Modeling healthcare costs is often problematic because they are abnormally distributed. There are typically a large number of $0 observations (i.e., people who do not use any health care services) and a strongly right-skewed distribution of costs among health care users due to a disproportionate number of people with very high health care costs. This observation is well known to health economists, but a complicating factor for modelers is mapping the cost of disease to specific health care states. For example, while the cost of cancer care can vary depending on the stage of the disease and whether the cancer has progressed; The cost of cardiovascular disease will be different if the patient suffers a myocardial infarction.
an article of Zhou et al. (2023) provides a good tutorial on how to estimate costs with disease model states using generalized linear models. The tutorial contains the main steps.
Step 1: Prepare the data set:
- The data set typically requires calculating the cost for discrete time periods. For example, if you have claims data, you may have cost information by date, but for analytical purposes you may want to have a data set with cost information per person (rows) whose columns represent cost by year ( or month). Alternatively, you could create the unit of observation to be person-year (or person-month) and each row would be a separate person-year record.
- Next, the pathological states must be specified. In each time period, the person is assigned a disease state. Challenges include determining how granular the states should be (e.g., MI only vs. time since MI) and how to handle multiple state scenarios.

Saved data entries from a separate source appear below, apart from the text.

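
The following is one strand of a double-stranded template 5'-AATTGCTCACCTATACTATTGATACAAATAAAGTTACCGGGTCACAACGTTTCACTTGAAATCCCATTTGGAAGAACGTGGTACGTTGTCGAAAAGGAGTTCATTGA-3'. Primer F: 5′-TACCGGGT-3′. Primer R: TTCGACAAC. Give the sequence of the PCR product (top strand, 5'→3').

The forward primer matches the template at positions 35–42.
Reverse complement of the reverse primer: GTTGTCGAA. This occurs on the top strand at positions 85–93.
The product is the template from position 35 through 93 (59 bp).

5'-TACCGGGTCACAACGTTTCACTTGAAATCCCATTTGGAAGAACGTGGTACGTTGTCGAA-3'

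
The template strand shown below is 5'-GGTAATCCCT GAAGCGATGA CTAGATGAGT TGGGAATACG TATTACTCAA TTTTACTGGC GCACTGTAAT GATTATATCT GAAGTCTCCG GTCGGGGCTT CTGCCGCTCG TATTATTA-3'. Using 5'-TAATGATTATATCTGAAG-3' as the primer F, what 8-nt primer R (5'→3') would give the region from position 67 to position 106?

The product's 3' end on the top strand is position 106.
The reverse primer anneals to the top strand over positions 99–106, i.e. to TTCTGCCG.
Its sequence written 5'→3' is the reverse complement: CGGCAGAA.

5'-CGGCAGAA-3'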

- When data are censored, one can (i) add a covariate to indicate that the data is censored or (ii) exclude observations with partial data. If cost data are missing (but the patient is not censored), multiple imputation methods can be used. To form the analysis time periods it is necessary to map the cycle length of the decision model, handle censoring appropriately, and potentially transform the data.
- Below is a sample data set.
Step 2: Model Selection:
- The article recommends using a two-part model with a generalized linear model (GLM) framework, as OLS assumptions about normality and homoscedasticity in residuals are often violated.

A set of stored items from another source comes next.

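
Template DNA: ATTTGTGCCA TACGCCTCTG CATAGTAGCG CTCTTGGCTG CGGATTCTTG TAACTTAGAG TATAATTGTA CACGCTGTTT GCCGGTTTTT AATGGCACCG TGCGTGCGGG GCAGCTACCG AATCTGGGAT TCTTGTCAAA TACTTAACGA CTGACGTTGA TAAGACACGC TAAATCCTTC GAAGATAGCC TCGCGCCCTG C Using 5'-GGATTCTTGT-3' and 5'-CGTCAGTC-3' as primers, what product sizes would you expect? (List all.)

115 bp, 30 bp

The forward primer GGATTCTTGT matches the top strand at positions 42–51, 127–136.
The reverse primer's reverse complement is GACTGACG, matching at positions 149–156.
Each forward site pairs with the reverse site to give a product ending at position 156: sizes 115, 30 bp.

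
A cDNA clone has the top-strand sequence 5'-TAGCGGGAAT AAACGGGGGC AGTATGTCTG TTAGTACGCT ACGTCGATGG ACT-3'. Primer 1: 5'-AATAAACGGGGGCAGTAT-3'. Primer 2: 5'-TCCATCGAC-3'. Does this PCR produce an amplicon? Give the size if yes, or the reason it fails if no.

Primer 1 (AATAAACGGGGGCAGTAT) matches the top strand at positions 8–25; it acts as a forward primer.
Primer 2's reverse complement is GTCGATGGA, matching the top strand at positions 43–51; it acts as a reverse primer.
The 3' ends face each other across positions 8–51, giving a 44 bp product.

Yes — a 44 bp product.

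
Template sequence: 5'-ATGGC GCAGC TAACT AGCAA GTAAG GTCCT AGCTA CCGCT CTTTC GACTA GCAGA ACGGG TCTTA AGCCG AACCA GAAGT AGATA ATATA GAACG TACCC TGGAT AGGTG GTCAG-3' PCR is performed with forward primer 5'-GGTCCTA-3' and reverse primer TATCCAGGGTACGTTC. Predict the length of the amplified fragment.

The forward primer matches the template at positions 25–31.
Taking the reverse complement of TATCCAGGGTACGTTC gives GAACGTACCCTGGATA, found at positions 91–106 on the template; the primer anneals here to the top strand with its 3' end pointing upstream.
Product length = (reverse-primer end) − (forward-primer start) + 1 = 106 − 25 + 1 = 82 bp.

82 bp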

- With the GLM, the expected value of the cost is transformed nonlinearly, as shown in the following formula. You must estimate both a link function and the distribution of the error term. “The most popular (link and distribution function combinations) for healthcare costs are linear regression (identity link with Gaussian distribution) and gamma regression with a natural logarithm link).
- To combine the GLM with a two-part model, one simply estimates the above equation at all positive values and then calculates a logit or probit model for the probability that an individual has a positive cost.
Step 3: Select the final model.
- Model selection must first consider which covariates are included in the regression which can be obtained by stepwise selection using a prespecified statistical significance. However, this can result in over-tightening. Alternative covariate selection techniques include bootstrap selection and penalized techniques (e.g., minimum angle selection and shrinkage operator, LASSO). Interactions between covariates could also be considered.
- The overall fit can be evaluated using the mean error, the mean absolute error, and the mean squared error (the latter being the most commonly used). Better fitting models have smaller errors.
Step 4: Model prediction
- While it is easy to predict costs, the impact of disease status on costs is more complex. The authors recommend the following:
For a one-part nonlinear model or a two-part model, marginal effects can be derived using recycled prediction. It includes the following two steps: (1) run two scenarios in the target population setting the disease state of interest to be (a) present (e.g., recurrent cancer) or (b) absent (e.g., no cancer recurrence). ); (2) calculate the difference in average costs between the two scenarios. The standard errors of the difference in means can be estimated using bootstrapping.
The authors also provide an illustrative example of the application of this approach to model hospital costs associated with cardiovascular events in the United Kingdom. The authors also provide sample code in R and you can download it. here.